RGO, œsophagites & complications
Comprendre le reflux gastro-œsophagien, reconnaître ses manifestations et identifier les situations nécessitant une exploration.
- Reconnaître les manifestations typiques du RGO.
- Comprendre le rôle de la jonction œso-gastrique.
- Identifier les signes d’alarme.
- Comprendre la place de l’endoscopie et de la pH-métrie.
- Reconnaître les complications œsophagiennes.
1. Physiopathologie
Le RGO résulte du passage pathologique du contenu gastrique vers l’œsophage. Les mécanismes impliquent notamment les relaxations transitoires du sphincter inférieur, la compétence de la jonction œso-gastrique, la clairance œsophagienne et certains facteurs anatomiques.
2. Manifestations typiques
Pyrosis et régurgitations acides constituent les symptômes classiques. Leur relation avec les repas, la position couchée et certains facteurs déclenchants apporte des informations diagnostiques importantes.
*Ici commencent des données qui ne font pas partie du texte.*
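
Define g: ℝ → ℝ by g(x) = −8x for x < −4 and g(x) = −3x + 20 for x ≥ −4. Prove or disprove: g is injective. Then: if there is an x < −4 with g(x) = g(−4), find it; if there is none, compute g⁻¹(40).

Both pieces are strictly decreasing (slopes −8 and −3), so each is injective on its own interval.
The left piece maps (−∞, −4) onto (32, ∞); the right piece maps [−4, ∞) onto (−∞, 32].
These images are disjoint, so no value is attained by both pieces. Therefore g is injective.
Because the two images are disjoint, no x < −4 has g(x) = g(−4), so we compute g⁻¹(40): 40 lies in (32, ∞), so solve −8x = 40: x = (40 − 0)/(−8) = −5.

-5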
3. Manifestations atypiques
Certains symptômes ORL ou respiratoires peuvent coexister avec un reflux, mais leur attribution au RGO nécessite davantage de prudence en raison de leur faible spécificité.
4. Quand explorer ?
Dysphagie, saignement, anémie, amaigrissement, vomissements persistants ou autres éléments inquiétants modifient la stratégie et peuvent justifier une exploration endoscopique.
5. Endoscopie
Elle recherche œsophagite, sténose, anomalies muqueuses et complications. Une endoscopie normale n’exclut toutefois pas nécessairement un reflux pathologique.
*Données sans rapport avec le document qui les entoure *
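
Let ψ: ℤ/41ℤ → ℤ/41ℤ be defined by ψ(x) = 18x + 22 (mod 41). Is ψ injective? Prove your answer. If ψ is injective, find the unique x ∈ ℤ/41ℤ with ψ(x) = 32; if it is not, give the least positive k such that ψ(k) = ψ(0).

37

Suppose ψ(s) = ψ(t) in ℤ/41ℤ. Then 18s + 22 ≡ 18t + 22 (mod 41), therefore 18(s − t) ≡ 0 (mod 41).
Since gcd(18, 41) = 1, 18 is invertible modulo 41, so s − t ≡ 0 (mod 41), i.e. s = t.
Therefore ψ is injective.
We now compute 18⁻¹ mod 41 explicitly. Euclid's algorithm: 41 = 2·18 + 5, 18 = 3·5 + 3, 5 = 1·3 + 2, 3 = 1·2 + 1; back-substituting gives 1 = 16·18 − 7·41, so 18⁻¹ ≡ 16 (mod 41).
Since ψ is injective, we compute ψ⁻¹(32): solve 18x + 22 ≡ 32 (mod 41), i.e. 18x ≡ 10 (mod 41).
Multiplying by 18⁻¹ = 16 gives x ≡ 16·10 = 160 = 3·41 + 37 ≡ 37 (mod 41).
Check: ψ(37) = 18·37 + 22 = 688 = 16·41 + 32 ≡ 32 (mod 41).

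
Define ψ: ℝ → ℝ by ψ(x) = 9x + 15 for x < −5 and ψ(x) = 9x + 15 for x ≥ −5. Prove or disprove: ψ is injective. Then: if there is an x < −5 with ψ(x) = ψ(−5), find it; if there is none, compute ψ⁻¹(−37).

-52/9

Both pieces are strictly increasing (slopes 9 and 9), so each is injective on its own interval.
The left piece maps (−∞, −5) onto (−∞, −30); the right piece maps [−5, ∞) onto [−30, ∞).
These images are disjoint, so no value is attained by both pieces. Therefore ψ is injective.
Because the two images are disjoint, no x < −5 has ψ(x) = ψ(−5), so we compute ψ⁻¹(−37): −37 lies in (−∞, −30), so solve 9x + 15 = −37: x = (−37 − 15)/9 = −52/9.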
6. Mesure ambulatoire du reflux
La pH-métrie ou l’impédance-pH peut documenter l’exposition au reflux dans des situations sélectionnées, notamment lorsque le diagnostic demeure incertain.
7. Complications
Œsophagite érosive, sténose peptique et métaplasie de Barrett font partie des complications importantes à connaître.
Une douleur thoracique ne doit jamais être automatiquement considérée comme digestive avant l’évaluation appropriée des causes potentiellement graves.
Patient de 49 ans présentant pyrosis postprandial et régurgitations depuis plusieurs années. Il signale depuis trois semaines une difficulté nouvelle à avaler les solides.
Analyse : l’apparition d’une dysphagie modifie le niveau de risque. Il ne s’agit plus d’un simple tableau symptomatique de reflux à traiter sans investigation.
Quel symptôme constitue un signal d’alarme chez un patient ayant un RGO ancien ?
AFFICHER LA CORRECTION
Une dysphagie nouvelle impose de rechercher une complication ou une autre pathologie œsophagienne.
En gastro-entérologie, la qualité du diagnostic dépend d’abord de la caractérisation précise du syndrome, de l’identification des signes de gravité et de la sélection raisonnée des examens.
Ce cursus constitue un support pédagogique destiné à la formation. Il ne remplace ni l’évaluation clinique d’un patient, ni les protocoles locaux, ni les recommandations professionnelles actualisées.